New York School Funding Experiment Hampered by Cuts, Study Finds
New York City Mayor Michael Bloomberg's move to base school funding on student needs has made some progress in providing more equitable support, a new study finds, but a complicated transition and overall budget cuts mean more than nine out of 10 schools still don't receive appropriate support based on the needs of their students.
The New York City Independent Budget Office this morning released its evaluation of the first five years of the Fair Student Funding initiative, entitled, "Is It Getting Fairer?" The short answer to that question is yes, but at a glacial pace.
The initiative was launched in 2007-08, part of a wave of school districts experimenting with weighted school funding to match the needs of students. The Big Apple, for example, provides additional support to schools for students based on 26 different student-need categories in five areas:
• Grades: For example, middle school students are considered the most expensive grades to educate, followed by high school and then K-5 students. While a 4th grader would have a weight of 1, a 7th grader would have a rate of 1.08.
• Academic interventions: The remediation required for students who entered a grade below or well below grade level standards.
• English-language learners: This is also divided by grade span.
• Special education: These are divided based on the amount of the day spent in integrated and self-contained classrooms.
• Portfolios: These apply only to high schools with special curricula such as career and technical education programs.
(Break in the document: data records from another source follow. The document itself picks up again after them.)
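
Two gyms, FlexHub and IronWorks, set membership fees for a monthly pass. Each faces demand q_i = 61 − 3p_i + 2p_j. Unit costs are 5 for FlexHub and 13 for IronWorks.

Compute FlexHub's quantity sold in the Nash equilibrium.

FlexHub's profit: π = (p_{FlexHub} − 5)(61 − 3p_{FlexHub} + 2p_{IronWorks}).
∂π/∂p_{FlexHub} = 76 − 6p_{FlexHub} + 2p_{IronWorks} = 0 ⇒ p_{FlexHub} = 38/3 + (1/3)p_{IronWorks}.
Similarly p_{IronWorks} = 50/3 + (1/3)p_{FlexHub}.
Solving the two reaction functions simultaneously: (1 − (1/3)(1/3))p_{FlexHub} = 38/3 + (1/3)·(50/3), so (8/9)p_{FlexHub} = 164/9 and p_{FlexHub} = 20.5.
Then p_{IronWorks} = 50/3 + (1/3)·20.5 = 23.5.
q_{FlexHub} = 61 − 3·20.5 + 2·23.5 = 46.5.

46.5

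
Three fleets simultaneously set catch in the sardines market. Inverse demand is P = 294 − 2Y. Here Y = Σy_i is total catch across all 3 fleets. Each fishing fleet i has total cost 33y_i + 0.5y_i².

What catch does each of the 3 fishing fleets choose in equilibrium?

A representative fishing fleet's profit is π_i = y_i(294 − 2Y) − 33y_i − 0.5y_i², with Y = y_i + Σ_{j≠i} y_j.
First-order condition: 261 − 5y_i − 2Σ_{j≠i} y_j = 0.
In a symmetric equilibrium every fishing fleet chooses the same y, so Σ_{j≠i} y_j = 2y. The condition becomes 261 − 9y = 0, giving y = 261/9 = 29.

29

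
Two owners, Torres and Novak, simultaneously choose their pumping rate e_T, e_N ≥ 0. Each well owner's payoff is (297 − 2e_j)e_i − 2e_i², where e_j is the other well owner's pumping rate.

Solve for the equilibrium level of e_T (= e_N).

Torres's payoff is (297 − 2e_N)e_T − 2e_T².
∂π/∂e_T = 297 − 2e_N − 4e_T = 0, so e_T = 74.25 − 0.5e_N.
By symmetry e_N = e_T; substituting into the reaction function, 1.5e_T = 74.25 and e_T = 49.5.

49.5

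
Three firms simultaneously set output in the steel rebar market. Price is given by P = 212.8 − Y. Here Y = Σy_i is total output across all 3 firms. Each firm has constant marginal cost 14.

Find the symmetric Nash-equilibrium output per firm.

A representative firm's profit is π_i = y_i(212.8 − Y) − 14y_i, with Y = y_i + Σ_{j≠i} y_j.
First-order condition: 198.8 − 2y_i − Σ_{j≠i} y_j = 0.
In a symmetric equilibrium every firm chooses the same y, so Σ_{j≠i} y_j = 2y. The condition becomes 198.8 − 4y = 0, giving y = 198.8/4 = 49.7.

49.7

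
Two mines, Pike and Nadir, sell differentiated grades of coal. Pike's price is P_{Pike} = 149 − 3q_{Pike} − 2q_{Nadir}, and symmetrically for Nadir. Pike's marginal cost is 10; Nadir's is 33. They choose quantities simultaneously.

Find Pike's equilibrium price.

66.4375

Mine Pike's profit: π = q_{Pike}(149 − 3q_{Pike} − 2q_{Nadir}) − 10q_{Pike}.
∂π/∂q_{Pike} = 139 − 6q_{Pike} − 2q_{Nadir} = 0 ⇒ q_{Pike} = 139/6 − (1/3)q_{Nadir}.
Similarly q_{Nadir} = 58/3 − (1/3)q_{Pike}.
Solving the two reaction functions simultaneously: (1 − (−1/3)(−1/3))q_{Pike} = 139/6 − (1/3)·(58/3), so (8/9)q_{Pike} = 301/18 and q_{Pike} = 18.8125.
Then q_{Nadir} = 58/3 − (1/3)·18.8125 = 13.0625.
P_{Pike} = 149 − 3·18.8125 − 2·13.0625 = 66.4375.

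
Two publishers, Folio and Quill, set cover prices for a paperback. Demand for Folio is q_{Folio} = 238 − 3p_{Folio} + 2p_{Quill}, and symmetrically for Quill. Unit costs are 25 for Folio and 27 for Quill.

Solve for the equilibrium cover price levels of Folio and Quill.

78.625, 79.375

Folio's profit: π = (p_{Folio} − 25)(238 − 3p_{Folio} + 2p_{Quill}).
∂π/∂p_{Folio} = 313 − 6p_{Folio} + 2p_{Quill} = 0 ⇒ p_{Folio} = 313/6 + (1/3)p_{Quill}.
Similarly p_{Quill} = 319/6 + (1/3)p_{Folio}.
Solving the two reaction functions simultaneously: (1 − (1/3)(1/3))p_{Folio} = 313/6 + (1/3)·(319/6), so (8/9)p_{Folio} = 629/9 and p_{Folio} = 78.625.
Then p_{Quill} = 319/6 + (1/3)·78.625 = 79.375.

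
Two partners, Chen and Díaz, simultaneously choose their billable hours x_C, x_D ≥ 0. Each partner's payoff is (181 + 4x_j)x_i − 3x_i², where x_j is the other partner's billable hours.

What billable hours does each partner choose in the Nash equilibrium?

Chen's payoff is (181 + 4x_D)x_C − 3x_C².
∂π/∂x_C = 181 + 4x_D − 6x_C = 0, so x_C = 181/6 + (2/3)x_D.
Setting x_C = x_D in the reaction function: x_C = 181/6 + (2/3)x_C, so x_C = (181/6) / (1/3) = 90.5.

90.5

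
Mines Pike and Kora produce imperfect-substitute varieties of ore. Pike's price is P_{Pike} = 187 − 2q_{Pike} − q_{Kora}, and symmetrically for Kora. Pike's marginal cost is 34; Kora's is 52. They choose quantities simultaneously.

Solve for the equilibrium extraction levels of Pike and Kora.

31.8, 25.8

Mine Pike's profit: π = q_{Pike}(187 − 2q_{Pike} − q_{Kora}) − 34q_{Pike}.
∂π/∂q_{Pike} = 153 − 4q_{Pike} − q_{Kora} = 0 ⇒ q_{Pike} = 38.25 − 0.25q_{Kora}.
Similarly q_{Kora} = 33.75 − 0.25q_{Pike}.
Substituting the second reaction function into the first: q_{Pike} = 38.25 − 0.25(33.75 − 0.25q_{Pike}), which gives 0.9375q_{Pike} = 29.8125 ⇒ q_{Pike} = 31.8.
Then q_{Kora} = 33.75 − 0.25·31.8 = 25.8.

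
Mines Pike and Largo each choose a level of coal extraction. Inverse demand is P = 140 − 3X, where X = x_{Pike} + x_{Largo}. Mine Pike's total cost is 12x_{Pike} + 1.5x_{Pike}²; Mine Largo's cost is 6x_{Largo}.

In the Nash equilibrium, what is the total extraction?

26.4

Mine Pike's profit: π = x_{Pike}(140 − 3(x_{Pike} + x_{Largo})) − 12x_{Pike} − 1.5x_{Pike}².
∂π/∂x_{Pike} = 128 − 9x_{Pike} − 3x_{Largo} = 0, so x_{Pike} = 128/9 − (1/3)x_{Largo}.
For Largo: ∂π/∂x_{Largo} = 134 − 6x_{Largo} − 3x_{Pike} = 0 ⇒ x_{Largo} = 67/3 − 0.5x_{Pike}.
Solving the two reaction functions simultaneously: (1 − (−1/3)(−0.5))x_{Pike} = 128/9 − (1/3)·(67/3), so (5/6)x_{Pike} = 61/9 and x_{Pike} = 122/15.
Then x_{Largo} = 67/3 − 0.5·(122/15) = 274/15.
Total extraction: 122/15 + 274/15 = 26.4.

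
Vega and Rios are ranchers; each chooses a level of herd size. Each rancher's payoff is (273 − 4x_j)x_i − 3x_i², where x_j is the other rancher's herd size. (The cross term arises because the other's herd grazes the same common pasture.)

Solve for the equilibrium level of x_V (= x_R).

Vega's payoff is (273 − 4x_R)x_V − 3x_V².
∂π/∂x_V = 273 − 4x_R − 6x_V = 0, so x_V = 45.5 − (2/3)x_R.
By symmetry x_R = x_V; substituting into the reaction function, (5/3)x_V = 45.5 and x_V = 27.3.

27.3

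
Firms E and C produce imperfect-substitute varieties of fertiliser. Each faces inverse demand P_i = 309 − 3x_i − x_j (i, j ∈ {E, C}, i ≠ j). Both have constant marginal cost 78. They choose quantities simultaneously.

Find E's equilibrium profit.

3267

Firm E's profit: π = x_E(309 − 3x_E − x_C) − 78x_E.
∂π/∂x_E = 231 − 6x_E − x_C = 0 ⇒ x_E = 38.5 − (1/6)x_C.
Setting x_E = x_C in the reaction function: x_E = 38.5 − (1/6)x_E, so x_E = 38.5 / (7/6) = 33.
P_E = 309 − 3·33 − 33 = 177.
Profit = (177 − 78)·33 = 3267.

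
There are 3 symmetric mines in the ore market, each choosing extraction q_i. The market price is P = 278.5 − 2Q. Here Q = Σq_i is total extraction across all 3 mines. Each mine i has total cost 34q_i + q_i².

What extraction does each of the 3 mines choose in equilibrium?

24.45

A representative mine's profit is π_i = q_i(278.5 − 2Q) − 34q_i − q_i², with Q = q_i + Σ_{j≠i} q_j.
First-order condition: 244.5 − 6q_i − 2Σ_{j≠i} q_j = 0.
With identical mines, set every q_j = q: then 244.5 − 6q − 4q = 0, i.e. q = 244.5/10 = 24.45.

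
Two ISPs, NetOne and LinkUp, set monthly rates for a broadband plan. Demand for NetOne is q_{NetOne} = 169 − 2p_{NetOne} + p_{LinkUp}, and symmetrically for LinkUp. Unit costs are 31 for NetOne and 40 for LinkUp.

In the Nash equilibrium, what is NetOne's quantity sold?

NetOne's profit: π = (p_{NetOne} − 31)(169 − 2p_{NetOne} + p_{LinkUp}).
∂π/∂p_{NetOne} = 231 − 4p_{NetOne} + p_{LinkUp} = 0 ⇒ p_{NetOne} = 57.75 + 0.25p_{LinkUp}.
Similarly p_{LinkUp} = 62.25 + 0.25p_{NetOne}.
Solving the two reaction functions simultaneously: (1 − (0.25)(0.25))p_{NetOne} = 57.75 + 0.25·62.25, so 0.9375p_{NetOne} = 73.3125 and p_{NetOne} = 78.2.
Then p_{LinkUp} = 62.25 + 0.25·78.2 = 81.8.
q_{NetOne} = 169 − 2·78.2 + 81.8 = 94.4.

94.4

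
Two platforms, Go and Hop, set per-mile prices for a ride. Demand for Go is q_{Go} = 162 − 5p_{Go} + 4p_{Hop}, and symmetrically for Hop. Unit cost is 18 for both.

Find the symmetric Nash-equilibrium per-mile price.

Go's profit: π = (p_{Go} − 18)(162 − 5p_{Go} + 4p_{Hop}).
∂π/∂p_{Go} = 252 − 10p_{Go} + 4p_{Hop} = 0 ⇒ p_{Go} = 25.2 + 0.4p_{Hop}.
Setting p_{Go} = p_{Hop} in the reaction function: p_{Go} = 25.2 + 0.4p_{Go}, so p_{Go} = 25.2 / 0.6 = 42.

42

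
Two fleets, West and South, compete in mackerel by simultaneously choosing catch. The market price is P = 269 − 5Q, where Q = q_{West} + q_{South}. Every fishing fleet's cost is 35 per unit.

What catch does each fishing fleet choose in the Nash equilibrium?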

Overall, the ratio of students with additional need to the base student population—called the "student need index"— remained fairly constant at about 1.45, meaning that on average schools had to spend about 45 percent more to educate high-need students than students without additional needs. However, from 2007-08 through 2011-12, the percentage of schools serving the highest-need student populations more than doubled, from 5 percent of New York City schools in 2007-08 to 9.8 percent of the city's schools in 2011-12. According to the funding formula, these schools would be expected to need to spend 75 percent more to educate their student populations than schools without high-need students.
The new funding formula did lead to more targeted funding based on student need, the study found, but it was greatly undermined by cuts in the overall funding for the initiative, which by 2011-12 had fallen 6.3 percent from the 2007-08 allocation of $5.4 billion.
The cuts were not applied based on the weighted student needs, and across the five years of implementation, nearly all schools received less support than they were entitled to based on the Fair Student Funding formula. Moreover, the lower allocations disproportionately hurt some groups of students—middle school students performing below academic standards, English-learners in elementary and high school, and some high school special education students—who all received funding lower than their weighted allocations both in 2011-12 and at least two other years. For example, high school English-learners were funded at a weight of .30 to .37, well below their target formula weight of .50 in every year of the initiative's implementation.
"This result indicates that some [Fair Student Funding] budget adjustments are unintentionally—though systematically—penalizing schools with these students," the report notes. "With 94 percent of schools receiving too little money based on the needs of their students, [Fair Student Funding] has not been distributed as it was first intended to be. The formula still has a ways to go towards the FSF initiative's goal of giving adequate funding to all city students through a readily understood and transparent formula."